A mechanism would also need to be created for negotiations to take place between HHS and drug manufacturers. Congress could, in theory, grant the Centers for Medicare & Medicaid Services (CMS) the authority to set the price of drugs or require manufacturers to give PDPs a certain discount on their medications. These approaches, however, would be different from a “true” negotiation between Medicare and drug companies, in which the two parties enter into a predefined process to reach a mutually beneficial outcome. One model for such a true negotiation process was proposed by economist Richard Frank before he became the HHS Assistant Secretary for Planning and Evaluation in 2014.

Frank proposed that the government and manufacturers be given a set period to negotiate a price. If they were unable to come to an agreement, the parties would enter into binding arbitration led by an independent arbitrator who, after considering the arguments of both sides, would choose between their best-and-final offers. An alternative model is tri-offer arbitration, in which the arbitrator selects a third price named by an independent expert.

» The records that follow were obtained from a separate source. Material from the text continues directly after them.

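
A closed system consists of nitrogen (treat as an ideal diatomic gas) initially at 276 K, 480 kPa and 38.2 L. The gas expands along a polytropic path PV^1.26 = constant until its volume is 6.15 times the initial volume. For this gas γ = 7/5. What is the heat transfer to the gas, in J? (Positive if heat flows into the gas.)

n = P₁V₁/(RT₁) = 480×38.2/(8.314×276) = 7.99 mol.
Polytropic n=1.26: T₂ = T₁(V₁/V₂)^(n−1) = 276×(0.163)^0.26 = 172 K; P₂ = P₁(V₁/V₂)^n = 48.7 kPa.
W = (P₁V₁−P₂V₂)/(n−1) = (480×38.2−48.7×235)/0.26 = 26500 J.
ΔU = nCvΔT = 7.99×20.8×(172−276) = -17300 J.
Q = ΔU + W = 9290 J.

9290 J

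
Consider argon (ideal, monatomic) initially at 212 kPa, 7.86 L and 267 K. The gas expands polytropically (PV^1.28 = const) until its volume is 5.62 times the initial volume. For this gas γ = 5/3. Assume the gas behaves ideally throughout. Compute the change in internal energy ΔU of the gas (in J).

-958 J

n = P₁V₁/(RT₁) = 212×7.86/(8.314×267) = 0.751 mol.
Polytropic n=1.28: T₂ = T₁(V₁/V₂)^(n−1) = 267×(0.178)^0.28 = 165 K; P₂ = P₁(V₁/V₂)^n = 23.3 kPa.
For an ideal gas ΔU = nCvΔT with Cv = (3/2)R = 12.5 J/(mol·K).
ΔU = 0.751×12.5×(165−267) = -958 J.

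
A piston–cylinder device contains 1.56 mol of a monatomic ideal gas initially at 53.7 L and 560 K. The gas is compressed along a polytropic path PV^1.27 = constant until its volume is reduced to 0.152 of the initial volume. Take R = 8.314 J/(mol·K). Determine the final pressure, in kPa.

P₁ = nRT₁/V₁ = 1.56×8.314×560/53.7 = 135 kPa.
Polytropic n=1.27: T₂ = T₁(V₁/V₂)^(n−1) = 560×(6.58)^0.27 = 931 K; P₂ = P₁(V₁/V₂)^n = 1480 kPa.

1480 kPa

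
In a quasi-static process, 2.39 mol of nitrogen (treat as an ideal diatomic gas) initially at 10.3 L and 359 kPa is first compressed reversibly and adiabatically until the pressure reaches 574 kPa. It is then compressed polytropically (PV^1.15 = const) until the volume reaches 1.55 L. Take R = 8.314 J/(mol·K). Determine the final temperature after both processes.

269 K

T₁ = P₁V₁/(nR) = 359×10.3/(2.39×8.314) = 186 K.
Step 1 — Adiabatic: T₂/T₁ = (P₂/P₁)^((γ−1)/γ) ⇒ T₂ = 186×(1.60)^0.286 = 213 K; V₂ = 7.37 L.
ΔU = nCvΔT = 2.39×20.8×(213−186) = 1330 J.
Q = 0 for an adiabatic process, so W = −ΔU = -1330 J.
State after step 1: P = 574 kPa, V = 7.37 L, T = 213 K.
Step 2 — Polytropic n=1.15: T₂ = T₁(V₁/V₂)^(n−1) = 213×(4.75)^0.15 = 269 K; P₂ = P₁(V₁/V₂)^n = 3450 kPa.
W = (P₁V₁−P₂V₂)/(n−1) = (574×7.37−3450×1.55)/0.15 = -7420 J.
ΔU = nCvΔT = 2.39×20.8×(269−213) = 2780 J.
Q = ΔU + W = -4640 J.
Net over both steps: W = -8750 J, Q = -4640 J, ΔU = 4110 J.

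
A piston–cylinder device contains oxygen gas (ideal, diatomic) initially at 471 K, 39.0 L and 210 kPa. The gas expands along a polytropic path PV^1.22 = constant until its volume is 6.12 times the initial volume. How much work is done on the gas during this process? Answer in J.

n = P₁V₁/(RT₁) = 210×39.0/(8.314×471) = 2.09 mol.
Polytropic n=1.22: T₂ = T₁(V₁/V₂)^(n−1) = 471×(0.163)^0.22 = 316 K; P₂ = P₁(V₁/V₂)^n = 23.0 kPa.
W = (P₁V₁−P₂V₂)/(n−1) = (210×39.0−23.0×239)/0.22 = 12200 J.
Work done on the gas = −W_by = -12200 J.

-12200 J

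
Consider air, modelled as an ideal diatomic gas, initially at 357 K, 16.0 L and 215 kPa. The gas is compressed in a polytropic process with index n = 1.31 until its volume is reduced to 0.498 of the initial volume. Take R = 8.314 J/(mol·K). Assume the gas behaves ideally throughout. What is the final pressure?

Polytropic n=1.31: T₂ = T₁(V₁/V₂)^(n−1) = 357×(2.01)^0.31 = 443 K; P₂ = P₁(V₁/V₂)^n = 536 kPa.

536 kPa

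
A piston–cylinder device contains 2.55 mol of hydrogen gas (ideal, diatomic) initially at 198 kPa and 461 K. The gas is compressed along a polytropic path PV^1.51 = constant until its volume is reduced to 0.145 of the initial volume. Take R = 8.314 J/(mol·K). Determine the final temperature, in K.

1230 K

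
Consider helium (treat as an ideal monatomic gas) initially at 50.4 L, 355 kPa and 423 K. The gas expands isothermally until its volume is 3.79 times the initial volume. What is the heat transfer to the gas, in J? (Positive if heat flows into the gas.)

n = P₁V₁/(RT₁) = 355×50.4/(8.314×423) = 5.09 mol.
Isothermal: T stays 423 K; PV = const ⇒ V₂ = 191 L, P₂ = 93.7 kPa.
ΔU = 0 (ideal gas, T constant).
W = nRT ln(V₂/V₁) = 5.09×8.314×423×ln(3.79) = 23800 J.
Q = ΔU + W = 23800 J.

23800 J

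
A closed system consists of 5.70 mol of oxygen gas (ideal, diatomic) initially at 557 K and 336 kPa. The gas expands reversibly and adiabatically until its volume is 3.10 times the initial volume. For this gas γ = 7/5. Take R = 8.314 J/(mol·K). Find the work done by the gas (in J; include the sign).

V₁ = nRT₁/P₁ = 5.70×8.314×557/336 = 78.6 L.
Adiabatic: TV^(γ−1) = const ⇒ T₂ = 557×(0.323)^0.400 = 354 K; PV^γ = const ⇒ P₂ = 68.9 kPa.
ΔU = nCvΔT = 5.70×20.8×(354−557) = -24000 J.
Q = 0 for an adiabatic process, so W = −ΔU = 24000 J.

24000 J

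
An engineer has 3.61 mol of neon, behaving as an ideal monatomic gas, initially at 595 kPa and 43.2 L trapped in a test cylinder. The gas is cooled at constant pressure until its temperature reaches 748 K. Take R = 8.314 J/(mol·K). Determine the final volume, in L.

37.7 L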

With either model, Frank argues, the arbitrator would need additional “fact-finding” support from experts, such as the Congressional Budget Office (CBO), to help arrive at a decision based on the expected break-even price, the market size of a drug’s indication, research and development costs, and the incremental benefit of the drug relative to its cost.

Additional Details Needed

Under an arbitration model, policymakers would also need to select a pricing framework to guide arbitrators in their decision-making, including how different types of evidence and other considerations ought to inform conclusions on drug price. For example, an arbitrator could take into account evidence of clinical benefit and the impact of drug pricing on future pharmaceutical innovation. How the pricing framework incorporates such criteria would inform the negotiating positions of the government and drug manufacturers

Estimated Cost Savings Of HHS Price Negotiations

In 2007, CBO estimated that there would be a “negligible effect” from allowing HHS to negotiate Part D drug prices if there were a ban on a federally required formulary. So the government’s ability to pressure drug companies to lower their prices depends on the additional authority to establish formularies or take other regulatory action. To date, there is no CBO estimate on the effect of allowing HHS to negotiate both drug prices and formulary placement

Researchers have also concluded that the federal government could save $15.2 billion to $16 billion annually if it negotiated with drug manufacturers and achieved the same prices as those paid by Medicaid or the Veterans Health Administration (programs that receive mandatory rebates on drug prices). Other researchers have suggested that Medicare would save $541 billion over 10 years if prices were negotiated down to the levels paid for prescription drugs by consumers in Denmark.

However, these analyses assume that the prices obtained from negotiations would equal those obtained in other federal or state programs or by international payers. Without additional information on the scope of HHS’ negotiating authority, including which drugs are selected for negotiations and the extent to which HHS would be able to negotiate on both price and formulary placement, it is unclear whether similar cost savings could be achieved for Medicare Part D.

Next Steps

Any proposal advocating for an HHS role in Medicare Part D price negotiations must include details on the scope of the government’s authority as well as the mechanism for negotiating drug prices. Important considerations, such as what is being negotiated (e.g., prices and/or formulary placement) and what to do if the negotiating parties are unable to come to agreement, need to be specified. A pricing framework to guide an arbitrator in determining the price of drugs is also needed to facilitate the negotiation process and capture the relevant factors that would be considered in determining the appropriate price for a drug.